Others focused on teaching students more Science, Technology, Engineering and Mathematics.

"The summit drove home the point that all stakeholders in education have a role to play in increasing college access and completion," Lambert said in a news release after the meeting.

"PCC recognizes its potential to jump-start economic development by providing our students with the skills to succeed in the 21st century workplace," he said, pointing to dual-enrollment programs for high school students, joint recruiting with the University of Arizona, and work to increase the number of foreign students.

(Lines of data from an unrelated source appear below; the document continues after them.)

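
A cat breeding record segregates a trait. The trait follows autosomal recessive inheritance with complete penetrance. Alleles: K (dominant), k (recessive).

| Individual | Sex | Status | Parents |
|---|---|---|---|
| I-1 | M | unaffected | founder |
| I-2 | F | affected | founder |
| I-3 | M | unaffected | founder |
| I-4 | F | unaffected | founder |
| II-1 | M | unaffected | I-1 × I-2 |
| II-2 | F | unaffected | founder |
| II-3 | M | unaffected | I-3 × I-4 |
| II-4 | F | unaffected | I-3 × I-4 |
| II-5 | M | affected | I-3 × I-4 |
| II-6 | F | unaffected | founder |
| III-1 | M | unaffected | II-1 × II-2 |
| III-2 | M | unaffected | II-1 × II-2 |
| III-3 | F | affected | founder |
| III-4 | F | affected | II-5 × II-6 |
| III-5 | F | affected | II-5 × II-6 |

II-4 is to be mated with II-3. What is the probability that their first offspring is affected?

I-3 is unaffected so carries K and passed k to II-5 (kk), so I-3 is Kk.
I-4 is unaffected so carries K and passed k to II-5 (kk), so I-4 is Kk.
II-4 is an unaffected offspring of I-3 (Kk) × I-4 (Kk), whose cross gives 1/4 KK : 1/2 Kk : 1/4 kk; conditioning on being unaffected, II-4 is KK with probability 1/3, Kk with probability 2/3.
II-3 is an unaffected offspring of I-3 (Kk) × I-4 (Kk), whose cross gives 1/4 KK : 1/2 Kk : 1/4 kk; conditioning on being unaffected, II-3 is KK with probability 1/3, Kk with probability 2/3.
Summing over parental genotype combinations, P(offspring is affected) = 4/9·1/4 = 1/9.

1/9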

Pima will enroll 50 students from Mexico in STEM courses, the release said.

GCU's Mueller was a long way from inner-city Phoenix on Thursday, but it was not far from his mind as he talked about his school’s new STEM program.

“We are especially targeting students from inner cities that don’t think that kind of career is available to them,” said Mueller, in Washington, D.C., to tout a program to help those students get involved and succeed in science, technology, engineering and mathematics – STEM – fields.

The White House initiative, unveiled in January by President Barack Obama, encourages colleges and universities to create programs that assure students have access to higher education, are prepared to succeed and are helped through to graduation. Schools are encouraged to target low-income students and STEM majors in particular.

Grand Canyon joins Arizona State University, Northern Arizona University and the University of Arizona, which made commitments during the first round of the program in January, when 140 schools signed on.

Thursday’s daylong meeting boosted the number of such proposals above 600 nationally, according to the White House, and featured speeches by the president and first lady, Vice President Joe Biden and Education Secretary Arne Duncan.

“I want to make sure we lead the world in education once again,” Obama said, according to a transcript of his remarks provided by the White House. “Not just because it’s right to help more young people chase their dreams, but because it’s critical to our economic future.”

Mueller agreed that higher education can have a big role in the economy, and pointed to his university’s location in the inner city as a tool for the state’s economic growth.

“We’re using Grand Canyon University to be kind of a catalyst to stimulate the economic recovery of the west side,” Mueller said. “It’s a part of Phoenix that needs help in economic revitalization.”

Mueller said he has high hopes the school’s STEM Scholars program can benefit the greater Phoenix community, and that he hopes the program will reach 10 school districts and 650 students by the end of next year.

He said he is particularly excited about the opportunities that the STEM Scholars program will provide for students, especially low-income students.

“Hopefully, they will choose something in engineering or computer science or information technology or biology that allows them to get in to a career that will lead to a high-paying job and a successful life,” he said of the program’s prospective participants.

Grand Canyon’s STEM Scholars program will be available to high school juniors and seniors with at least a 3.25 GPA who show a proficiency in math and science. Once accepted, students can receive up to 32 college credits – for free – while still in high school, where they will be exposed to career opportunities in STEM fields.

“They can get enrolled in college and complete a degree in engineering or computer science and information technology in three years, which makes it less expensive,” Mueller said. “It makes it more efficient from a time perspective.”

The STEM Scholars program is being piloted in the Peoria Unified School District and Sunrise Mountain High School and is scheduled to start in summer 2015.

Those in attendance at the summit, including Mueller and ASU President Michael Crow, have committed to such actions as starting K-12 partnerships, investing in school counselors, ensuring college readiness and more to increase the number of college graduates and increase STEM education.

Mueller said the summit has sparked a “collaborative circle” among educational leaders in the country.

This collaboration, he said, is fundamental to getting people to think more about education “from preschool, through kindergarten, through elementary school, through high school and then on to college.”